'Hayati Bey, genç öğretmen Erol beyle namaz sonrası tanışırlar. Cami karşısındaki çay bahçesinde başlayan sohbetleri Hayati Bey'in yazıhanesinde devam eder. Söz, cinlerin konuşmasının insanlardan farklı olduğuna gelir. Hayati Bey, şeytanın sessiz ve kelimesiz konuştuğunu söyler. Bu nokta Erol Bey'in çok dikkatini çeker.'
Gelelim senin merak ettiğin konuya; sessiz ve kelimesiz konuşma konusuna: İnsanlar asırlardan beri hep görgülerinin, bilgilerinin, şahsî fikirlerinin ve çevrenin etkisinde kalmışlardır. Bunların doğruları yanında yanlışları da vardır. Her kişinin doğruyu bulmaya güç yetiremediği dünyanın şu karışık hâlinden de anlaşılmıyor mu? Demek ki, insana mutlak gerçeği, ancak bütün sıfatları sonsuz olan Allah bildirebilir.'
Erol, anlatılanları bir yandan merakla dinliyor, öte yandan 'Bu söylenenlerin konumuzla ilgisi ne olabilir?' diye düşünüyordu.

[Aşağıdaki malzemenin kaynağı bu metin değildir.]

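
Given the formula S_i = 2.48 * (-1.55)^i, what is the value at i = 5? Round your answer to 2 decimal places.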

Hayati Bey konuşmasını şöyle sürdürdü: 'İnsana yapılan sonsuz ihsanların başında hidayet gelir. Yani, '˜mutlak gerçeği İlâhî kitaplardan ve hak elçilerinden öğrenmek, küfürden, şirkten ve her türlü sapıklıktan kurtulmak.' Bu, apayrı bir konudur, gerekirse bir başka görüşmemizde üzerinde durabiliriz. Ben şimdi yukarıda saydığım etki faktörlerden 'görgü' üzerinde durmak istiyorum. Bunun konumuzla yakın ilgisi var: İnsanoğlu başka bir canlı türü görmemiş olsaydı, '˜yürüme' denilince sadece iki ayak üzerinde hareket etmeyi anlayacaktı. Sonra gördü ve bildi ki, dört ayakla, altı ayakla da çok rahat yürünebiliyormuş. Yine böyle bir insan, yol alma denilince sadece yürümeyi anlıyordu. Sonra gördü ve bildi ki, yüzerek de uçarak da yol alan canlılar varmış. Bunları şunun için söylüyorum: Biz, '˜konuşma' denilince kendi konuşmamıza takılır, bir başka tür konuşmaya akıl erdiremeyiz. Konuşma için mutlaka beyne, sinir sistemine, dile, dudağa, havaya ihtiyaç olduğunu sanırız. Sessiz ve kelimesiz konuşma türü de olabileceğine pek ihtimal vermeyiz. Halbuki birazcık düşünsek bunun mümkün olabileceğini kendi benliğimizde de okuyabiliriz. Biz içimizden plânlar kurarken, '˜şöyle edeyim, böyle yapayım, bugün şuraya gideyim' derken, kendi kendimizle sessiz konuşuruz. Şu var ki, bu konuşmayı kelimelerle yaparız. Bu mümkün olabildiğine göre, hem sessiz, hem de kelimesiz konuşmalar niçin olmasın?'
Erol'a soran gözlerle baktı. Erol, harika bir manzarayı ilk defa görmüşçesine hayretler içindeydi: 'Size teşekkür ve tebriklerimi birlikte sunuyorum' dedi. 'Şu anda bir şeyler anlamanın hazzını tadıyorum. Fakat bunu kelimelere dökecek durumda değilim. Sözün nereye varacağını hisseder gibiyim.' Devam etti Hayati Bey: 'Cebrail de diğer meleklerle konuşur, ama bizim birbirimizle sohbet etmemiz gibi değil. Rabbinden ilham yoluyla aldığı emirleri, diğer meleklere yine ilham yoluyla aktarır. Ortada ne hava vardır, ne de ses. İşte değerli kardeşim, vesvese de ilhamın zıddıdır; kelimesiz ve sessiz bir konuşma olma noktasında ona benzer. Vesvese, '˜fısıltı hâlinde gizli konuşma, şeytanın kalbe attığı şüpheler' demektir.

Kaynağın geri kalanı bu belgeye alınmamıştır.